There's a closed PR in our repo titled "fix: logout" that represents a genuinely confusing week. During the transition period, both session systems were active. SuperTokens sessions lived in httpOnly cookies scoped to our domain. Keycloak sessions lived in Keycloak's own cookies plus an OIDC id_token. Signing out of one didn't sign you out of the other.

Users ended up in a half-logged-in state: the frontend thought they were authenticated (Keycloak token valid) but the backend rejected requests (SuperTokens session expired, and some middleware was still checking it).

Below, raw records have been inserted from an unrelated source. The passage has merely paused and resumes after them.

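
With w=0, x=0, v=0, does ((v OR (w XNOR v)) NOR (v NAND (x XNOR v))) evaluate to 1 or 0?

Substituting: ((0 OR (0 XNOR 0)) NOR (0 NAND (0 XNOR 0)))
= 0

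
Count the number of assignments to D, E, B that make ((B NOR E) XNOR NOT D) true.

Satisfying assignments: (0,0,0), (1,0,1), (1,1,0), (1,1,1)
Count: 4 out of 8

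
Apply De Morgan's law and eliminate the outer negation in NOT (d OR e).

NOT d AND NOT e
De Morgan's: NOT(OR of terms) = AND of negations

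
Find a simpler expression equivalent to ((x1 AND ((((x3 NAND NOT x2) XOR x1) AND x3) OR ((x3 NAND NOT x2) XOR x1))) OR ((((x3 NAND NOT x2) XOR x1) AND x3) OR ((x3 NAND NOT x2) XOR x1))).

By absorption (E OR (E AND v) = E) then absorption (E OR (E AND v) = E):
= ((x3 NAND NOT x2) XOR x1)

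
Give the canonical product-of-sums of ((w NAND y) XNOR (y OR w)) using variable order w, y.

ΠM(0, 3) = (w OR y) AND (NOT w OR NOT y)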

The fix was making logout explicitly kill both:

async function logout() {
    // 1. Keycloak logout
    await oidcManager.signoutRedirect({
        id_token_hint: user.id_token,
        post_logout_redirect_uri: window.location.origin,
    });

    // 2. SuperTokens session revoke (during transition only)
    await fetch('/auth/signout', { method: 'POST', credentials: 'include' });

    // 3. Clear all cookies for good measure
    document.cookie.split(';').forEach(c => {
        document.cookie = c.trim().split('=')[0] +
            '=;expires=Thu, 01 Jan 1970 00:00:00 GMT;path=/';
    });
}

This dual-kill ran for about three weeks until the last client was fully migrated, at which point the SuperTokens code path and the supertokens-web-js dependency were deleted entirely.

By March, SuperTokens was gone. The SPI handles about 15k logins per day. Multi-product SSO works as expected: log into the customer app, and you're authenticated on the kiosk and POS too.